As a compromise I could add the respective section numbers when discussing each register so that it is easier to find in the official docs? I will also make sure that I mention every bit that has to be set in a register.
The next important thing I need is a run down on the default/initial values, and a sequence showing in which order registers need to be changed.
The sequence in which registers need to be programmed is more or less documented in the wiki page. I will try to make that sequence more clear. I will also add a few default / example values and calculations.
Nice to see someone else also working on Intel graphics!
As glauxosdever mentioned, I've written a (mostly incomplete) page on Intel integrated graphics already at http://wiki.osdev.org/Intel_HD_Graphics
Now we have 3 pages on the same topic (including http://wiki.osdev.org/User:Greasemonkey/Intel_GenX
), it might be good to merge them, please let me know if you are interested. I am generally always available on the Freenode IRC at #osdev or #Cardinal-OS though depending on your time zone, I may be asleep.
Yeah, nice to see that you're also working on a driver
I did not know of the other pages otherwise I would have tried to integrate my work into them
. Yes, it would be great to merge everything into a single Intel graphics page. I will review the two other pages and comment on that later.
DDC and I2C aren't too complicated and it's mostly enough to just set the appropriate timings in the GMBUS configuration registers, and I2C is fairly well documented as it's a popular protocol in embedded systems, so I'm not sure if it needs a page of its own.
Yeah it looks like DDC is nothing more than "write 1 byte segment to I²C address 0x30, write 1 byte into to I²C address 0x50 and then read 128 bytes from the same address" and I got that working and can set the modes from EDID. However the exact standard is also behind a paywall and maybe it would be nice to confirm that there is really nothing else to consider.

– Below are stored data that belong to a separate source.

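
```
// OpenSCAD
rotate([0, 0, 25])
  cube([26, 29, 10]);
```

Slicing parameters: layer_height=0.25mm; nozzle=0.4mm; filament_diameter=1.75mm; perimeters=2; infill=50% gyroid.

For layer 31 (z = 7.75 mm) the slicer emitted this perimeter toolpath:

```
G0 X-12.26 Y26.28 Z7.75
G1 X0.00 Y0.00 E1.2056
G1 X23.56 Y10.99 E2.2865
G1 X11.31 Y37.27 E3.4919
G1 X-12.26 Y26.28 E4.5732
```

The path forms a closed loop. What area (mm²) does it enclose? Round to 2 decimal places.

753.97 mm²

Apply the shoelace formula to the sequence of (X, Y) vertices; enclosed area = 753.97 mm².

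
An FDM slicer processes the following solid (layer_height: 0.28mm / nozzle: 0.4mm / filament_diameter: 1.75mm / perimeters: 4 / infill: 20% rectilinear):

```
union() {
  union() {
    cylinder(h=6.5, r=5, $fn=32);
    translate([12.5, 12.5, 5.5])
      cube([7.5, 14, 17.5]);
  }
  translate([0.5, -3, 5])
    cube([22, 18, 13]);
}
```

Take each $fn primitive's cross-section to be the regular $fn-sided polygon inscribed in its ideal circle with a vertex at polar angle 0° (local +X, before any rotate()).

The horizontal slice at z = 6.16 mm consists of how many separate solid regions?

1

At z = 6.16 mm: the r=5 cylinder gives a regular 32-gon of circumradius 5 (constant along its height); the cube at (12.5, 12.5) (footprint 7.5×14) is included at this height; Taking the union: the 2 present regions are separate (no shared area or edge), so areas and boundary lengths simply add and each stays a separate island — 2 connected regions; the cube at (0.5, -3) is present — its section is the full 22×18 rectangle; Merging all regions: the regions partially overlap (shared area 48.26 mm²), so overlapping operands fuse into one piece — 1 connected region. The result has 1 disconnected region.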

I will take a look at the DP standard.
I've been intending to write full 3d accelerated drivers for Intel graphics, but it's all currently on hold as I take a break from my OS to work on a few other things as practice.
I plan to port libdrm + Mesa to my OS so that I can run a Wayland userspace. Mode setting is basically sufficient for that but executing command buffers (i.e. 2D/3D acceleration) would of course be nice too.